Xinjiang mutton hand-held rice is an aromatic and flavorful cuisine, but in the cooking process, you need to pay attention to the following details:
1. Purchase of mutton: the key to making mutton hand-held rice lies in the purchase of high-quality mutton. Selection should choose bright red color, tender meat, no fishy smell of mutton, it is best to choose the waist or the front leg of the meat of the better parts.
2. Boil mutton: Wash the mutton and cut it into small pieces, put it into a pot with water and ginger and boil it, add cooking wine and salt after removing the floating foam, and cook it on low heat for about 1-2 hours until the mutton becomes soft and flavorful, and then fish it out and set aside.
3. Prepare the rice: choose high quality glutinous rice, soak the rice in water for 1-2 hours, then drain the water, add the right amount of water and salt, cook until the rice is cooked through, mix well and spare.
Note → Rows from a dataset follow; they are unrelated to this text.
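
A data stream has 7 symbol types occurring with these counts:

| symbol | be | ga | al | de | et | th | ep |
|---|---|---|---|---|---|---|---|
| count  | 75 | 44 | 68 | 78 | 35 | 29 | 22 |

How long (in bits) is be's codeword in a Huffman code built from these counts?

Repeatedly merge the two smallest:
combine ep(22), th(29) → 51
combine et(35), ga(44) → 79
combine 51, al(68) → 119
combine be(75), de(78) → 153
combine 79, 119 → 198
combine 153, 198 → 351
be sits 2 levels below the root, so its codeword is 2 bits.

2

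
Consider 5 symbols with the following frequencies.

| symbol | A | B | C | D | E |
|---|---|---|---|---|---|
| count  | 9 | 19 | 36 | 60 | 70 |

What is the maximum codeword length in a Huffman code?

Merge the two lowest-weight nodes at each step:
A(9) + B(19) → 28
28 + C(36) → 64
D(60) + 64 → 124
E(70) + 124 → 194
The first pair merged (A, B) ends up deepest, at depth 4.

4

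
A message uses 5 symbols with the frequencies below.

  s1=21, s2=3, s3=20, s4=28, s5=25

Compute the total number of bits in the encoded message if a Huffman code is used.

217

Greedily combine the two least-frequent nodes:
merge s2(3) and s3(20): 23
merge s1(21) and 23: 44
merge s5(25) and s4(28): 53
merge 44 and 53: 97
Total encoded bits = sum of merged weights = 23 + 44 + 53 + 97 = 217.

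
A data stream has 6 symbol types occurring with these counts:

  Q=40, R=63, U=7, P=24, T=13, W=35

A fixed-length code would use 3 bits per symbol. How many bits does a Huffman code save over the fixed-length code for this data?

118

Fixed-length: 3 bits × 182 symbols = 546 bits.
Huffman merges:
U(7) + T(13) → 20
20 + P(24) → 44
W(35) + Q(40) → 75
44 + R(63) → 107
75 + 107 → 182
Huffman total = 20 + 44 + 75 + 107 + 182 = 428 bits.
Saving = 546 − 428 = 118 bits.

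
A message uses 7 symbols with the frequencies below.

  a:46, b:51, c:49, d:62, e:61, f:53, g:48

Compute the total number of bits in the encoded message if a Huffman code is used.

Greedily combine the two least-frequent nodes:
combine a(46), g(48) → 94
combine c(49), b(51) → 100
combine f(53), e(61) → 114
combine d(62), 94 → 156
combine 100, 114 → 214
combine 156, 214 → 370
Each symbol's bit-cost is frequency × depth; summing gives 1048 bits (equivalently 94 + 100 + 114 + 156 + 214 + 370).

1048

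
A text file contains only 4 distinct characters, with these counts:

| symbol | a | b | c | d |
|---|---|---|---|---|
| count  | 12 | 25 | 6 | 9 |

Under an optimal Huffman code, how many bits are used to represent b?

Repeatedly merge the two smallest:
c(6) + d(9) → 15
a(12) + 15 → 27
b(25) + 27 → 52
b is merged only at the final step, so code length = 1.

1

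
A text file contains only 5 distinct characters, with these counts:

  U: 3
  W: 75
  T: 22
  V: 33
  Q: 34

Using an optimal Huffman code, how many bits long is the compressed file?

342

Greedily combine the two least-frequent nodes:
merge U(3) and T(22): 25
merge 25 and V(33): 58
merge Q(34) and 58: 92
merge W(75) and 92: 167
The encoded length is the sum of every internal node's weight: 25 + 58 + 92 + 167 = 342 bits.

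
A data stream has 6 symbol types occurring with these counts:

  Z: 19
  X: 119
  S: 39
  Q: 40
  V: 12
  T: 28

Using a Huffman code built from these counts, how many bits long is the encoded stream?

Greedily combine the two least-frequent nodes:
V(12) + Z(19) → 31
T(28) + 31 → 59
S(39) + Q(40) → 79
59 + 79 → 138
X(119) + 138 → 257
The encoded length is the sum of every internal node's weight: 31 + 59 + 79 + 138 + 257 = 564 bits.

564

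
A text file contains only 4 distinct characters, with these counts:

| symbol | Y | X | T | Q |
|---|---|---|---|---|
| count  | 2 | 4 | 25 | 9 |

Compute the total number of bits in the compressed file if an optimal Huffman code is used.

Merge the two smallest weights repeatedly:
merge Y(2) and X(4): 6
merge 6 and Q(9): 15
merge 15 and T(25): 40
Total encoded bits = sum of merged weights = 6 + 15 + 40 = 61.

61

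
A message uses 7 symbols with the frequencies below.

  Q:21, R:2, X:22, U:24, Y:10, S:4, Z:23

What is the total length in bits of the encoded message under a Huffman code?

271

Greedily combine the two least-frequent nodes:
R(2) + S(4) → 6
6 + Y(10) → 16
16 + Q(21) → 37
X(22) + Z(23) → 45
U(24) + 37 → 61
45 + 61 → 106
Each symbol's bit-cost is frequency × depth; summing gives 271 bits (equivalently 6 + 16 + 37 + 45 + 61 + 106).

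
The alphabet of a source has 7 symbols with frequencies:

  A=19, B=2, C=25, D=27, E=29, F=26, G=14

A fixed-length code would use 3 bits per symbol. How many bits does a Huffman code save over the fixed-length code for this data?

40

Fixed-length: 3 bits × 142 symbols = 426 bits.
Huffman merges:
B(2) + G(14) → 16
16 + A(19) → 35
C(25) + F(26) → 51
D(27) + E(29) → 56
35 + 51 → 86
56 + 86 → 142
Huffman total = 16 + 35 + 51 + 56 + 86 + 142 = 386 bits.
Saving = 426 − 386 = 40 bits.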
4. Cook the hand-held rice: mix the cooked lamb and rice, and put it into the steamer to steam, during which you need to use your hands to grab it well, so that the rice and lamb are fully mixed, and turn it over every once in a while so as not to muddy the bottom, and steam it until the rice has absorbed the fresh flavor of the lamb.
5. Seasoning: Sprinkle the appropriate amount of pepper and cumin powder on the hand-held rice, drizzle with fried oil, and then sprinkle some cilantro and green onions can be.
Notes:
1. Fish out the mutton after cooking and set aside, don't steam it with the rice, so as not to make the flavor of the mutton too strong and affect the taste.
2. The rice should not be too wet, otherwise it is easy to paste the bottom, affecting the taste.
3. When mixing the rice and lamb, use your hands to grasp it well, so that the rice can fully absorb the flavor of lamb and taste more intense.